As far as HD JRPGs go, we haven’t had much luck, then. Except for this rather unique new game developed by two giants of their respective industries, Level 5 and Studio Ghibli. Ni no Kuni: Wrath of the White Witch for the Playstation 3 was released recently to general critical acclaim. Our very own Kirk McKeand liked it a fair bit, although he did note problems marring his experience. However, if in reading his review, you were to just look at the cons, or just the score, and then dismiss the game as yet another missed opportunity for an HD JRPG, I think you would be missing the point.
You see, Ni no Kuni is flat out brilliant. It might not out do Xenoblade, or even The Last Story, but it is great, and it is without question the best HD JRPG released till date. With a stunning graphical style that puts it right up there with The Legend of Zelda: Wind Waker in terms of charm and timelessness, a sweet story that is as much about helping the daily everyday man as it is about saving the world, some great dialog and voice acting that make the character interactions a pleasure to behold, and some tidy evolutions of age old JRPG designs, it is a game that every fan of role playing games owes it to him or herself to play.

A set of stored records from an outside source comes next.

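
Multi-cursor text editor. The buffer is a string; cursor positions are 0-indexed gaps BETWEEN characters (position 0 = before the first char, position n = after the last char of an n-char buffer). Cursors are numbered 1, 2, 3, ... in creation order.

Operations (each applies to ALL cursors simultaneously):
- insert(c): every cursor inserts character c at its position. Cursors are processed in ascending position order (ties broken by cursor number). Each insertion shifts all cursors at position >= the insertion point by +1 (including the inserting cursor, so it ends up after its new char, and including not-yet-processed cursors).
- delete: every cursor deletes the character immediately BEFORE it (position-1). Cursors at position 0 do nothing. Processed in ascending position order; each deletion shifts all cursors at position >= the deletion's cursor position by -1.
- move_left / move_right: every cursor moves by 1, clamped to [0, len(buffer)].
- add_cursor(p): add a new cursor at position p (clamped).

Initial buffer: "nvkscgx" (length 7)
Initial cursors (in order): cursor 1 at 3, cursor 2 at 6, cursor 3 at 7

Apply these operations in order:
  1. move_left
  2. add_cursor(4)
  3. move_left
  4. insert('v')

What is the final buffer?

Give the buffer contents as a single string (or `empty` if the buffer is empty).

Answer: nvvkvsvcvgx

Derivation:
After op 1 (move_left): buffer="nvkscgx" (len 7), cursors c1@2 c2@5 c3@6, authorship .......
After op 2 (add_cursor(4)): buffer="nvkscgx" (len 7), cursors c1@2 c4@4 c2@5 c3@6, authorship .......
After op 3 (move_left): buffer="nvkscgx" (len 7), cursors c1@1 c4@3 c2@4 c3@5, authorship .......
After op 4 (insert('v')): buffer="nvvkvsvcvgx" (len 11), cursors c1@2 c4@5 c2@7 c3@9, authorship .1..4.2.3..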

For starters, let’s just focus on the graphics. No picture does them justice. No screenshot captures their beauty. The game in motion is a treat for the eyes, and it looks like an animated cartoon. Like Wind Waker did so many years ago, Ni no Kuni consciously embraces this visual style, and makes it work in service of the story that it is trying to tell. As the game exists, and especially because of its story, Ni no Kuni would not have been the same game without these graphics. It would have lost its charm.

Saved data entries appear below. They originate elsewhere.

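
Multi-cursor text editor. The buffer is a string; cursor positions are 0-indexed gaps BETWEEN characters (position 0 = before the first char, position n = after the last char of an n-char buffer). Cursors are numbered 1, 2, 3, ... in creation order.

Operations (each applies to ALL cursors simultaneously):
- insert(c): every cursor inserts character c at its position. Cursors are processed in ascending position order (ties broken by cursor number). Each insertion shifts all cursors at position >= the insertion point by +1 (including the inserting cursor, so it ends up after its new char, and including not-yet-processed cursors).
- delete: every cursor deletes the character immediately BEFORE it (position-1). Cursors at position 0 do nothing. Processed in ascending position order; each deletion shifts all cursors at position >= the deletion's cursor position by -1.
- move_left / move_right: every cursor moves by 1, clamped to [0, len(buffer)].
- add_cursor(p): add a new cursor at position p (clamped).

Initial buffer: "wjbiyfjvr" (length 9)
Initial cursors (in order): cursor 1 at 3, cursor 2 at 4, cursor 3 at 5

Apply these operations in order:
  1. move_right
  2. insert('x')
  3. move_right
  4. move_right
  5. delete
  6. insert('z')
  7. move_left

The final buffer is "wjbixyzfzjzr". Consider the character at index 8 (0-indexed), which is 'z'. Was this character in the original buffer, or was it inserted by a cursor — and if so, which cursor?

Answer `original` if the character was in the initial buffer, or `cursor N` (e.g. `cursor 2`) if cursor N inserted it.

Answer: cursor 2

Derivation:
After op 1 (move_right): buffer="wjbiyfjvr" (len 9), cursors c1@4 c2@5 c3@6, authorship .........
After op 2 (insert('x')): buffer="wjbixyxfxjvr" (len 12), cursors c1@5 c2@7 c3@9, authorship ....1.2.3...
After op 3 (move_right): buffer="wjbixyxfxjvr" (len 12), cursors c1@6 c2@8 c3@10, authorship ....1.2.3...
After op 4 (move_right): buffer="wjbixyxfxjvr" (len 12), cursors c1@7 c2@9 c3@11, authorship ....1.2.3...
After op 5 (delete): buffer="wjbixyfjr" (len 9), cursors c1@6 c2@7 c3@8, authorship ....1....
After op 6 (insert('z')): buffer="wjbixyzfzjzr" (len 12), cursors c1@7 c2@9 c3@11, authorship ....1.1.2.3.
After op 7 (move_left): buffer="wjbixyzfzjzr" (len 12), cursors c1@6 c2@8 c3@10, authorship ....1.1.2.3.
Authorship (.=original, N=cursor N): . . . . 1 . 1 . 2 . 3 .
Index 8: author = 2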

And that same charm is also backed up by the great (albeit repetitive by the end) music and the well written dialog, voiced excellently (with Mr. Drippy especially being a highlight with his Welsh accent). Ni no Kuni, like its protagonist, is a game that brings a smile to your face.
But hell, you don’t care about any of that. I mean, you should, but you don’t. No, you want to know what the catch is. Every HD JRPG looks good. Quite a few of them have great music, and some of them even have good dialog. No, that’s not what you care about. What’s the catch, you ask? No overworld? No towns? Does the battle system suck? All of the above?

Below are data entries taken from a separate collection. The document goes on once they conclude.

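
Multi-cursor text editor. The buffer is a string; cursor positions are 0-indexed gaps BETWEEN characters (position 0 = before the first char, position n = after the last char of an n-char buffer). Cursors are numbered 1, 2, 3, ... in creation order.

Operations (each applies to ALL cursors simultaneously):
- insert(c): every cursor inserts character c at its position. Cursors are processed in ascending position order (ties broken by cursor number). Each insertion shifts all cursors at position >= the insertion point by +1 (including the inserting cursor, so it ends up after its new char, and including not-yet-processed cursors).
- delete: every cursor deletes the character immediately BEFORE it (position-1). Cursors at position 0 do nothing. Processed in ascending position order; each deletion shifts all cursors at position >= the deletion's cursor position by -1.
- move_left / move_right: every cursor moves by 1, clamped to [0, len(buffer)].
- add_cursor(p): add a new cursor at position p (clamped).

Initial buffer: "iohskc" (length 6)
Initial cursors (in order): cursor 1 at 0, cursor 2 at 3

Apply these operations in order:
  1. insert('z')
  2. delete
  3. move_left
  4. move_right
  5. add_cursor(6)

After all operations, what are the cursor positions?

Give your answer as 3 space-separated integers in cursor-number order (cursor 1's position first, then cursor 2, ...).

Answer: 1 3 6

Derivation:
After op 1 (insert('z')): buffer="ziohzskc" (len 8), cursors c1@1 c2@5, authorship 1...2...
After op 2 (delete): buffer="iohskc" (len 6), cursors c1@0 c2@3, authorship ......
After op 3 (move_left): buffer="iohskc" (len 6), cursors c1@0 c2@2, authorship ......
After op 4 (move_right): buffer="iohskc" (len 6), cursors c1@1 c2@3, authorship ......
After op 5 (add_cursor(6)): buffer="iohskc" (len 6), cursors c1@1 c2@3 c3@6, authorship ......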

And that’s the loveliest part. There is no catch. This game is like the realization of those classic SNES RPGs, in HD. You want a massive overworld? You got it, feel free to explore it at your leisure once the game is done with its (admittedly painfully long) tutorial. You want actual towns and hubs to explore, with people to talk to, and side quest design that doesn’t rival World of Warcraft in its banality? Got you covered there as well. A main quest you won’t lose interest in? Covered, and it’s a long one that constantly keeps you engaged to boot, like the 16 and 32 bit era Square Enix games.
How about the battle system? Take Pokemon, and give us a rudimentary idea of how the battle system could evolve. Yes, it has its problems- controlling too many familiars on the fly becomes difficult, it feels clunky and often degenerates into button mashing, and too many times, the battles drag on too much for their own good. Ironically for a JRPG, the battle system seems to be the biggest point of contention here. It seems brilliant in concept, but seems to lack in execution somewhat. Oh, it’s still great, but it does introduce problems. It’s not intricate, but it is overwhelming. It’s not turn based, but it’s not real time. It’s an uncomfortable mix, and a lot of the game’s overall problems, such as unexpected difficulty spikes, come from the battle system.
And in spite of all that, it’s still fun to play through. Yeah, it may be frustrating, yeah, it may seem like a flaw, but hey, if you played through Demon’s or Dark Souls and survived, chances are Ni no Kuni won’t bother you.
So does Ni no Kuni do it then? Does it realize the promise of the HD JRPG, a promise made to us eight years ago, but one never fulfilled? The truth is, it doesn’t. It’s still not what, say, Xenoblade HD would be. But you know what? It comes damn close. And if you have any interest in RPGs, you owe it to yourself to play it.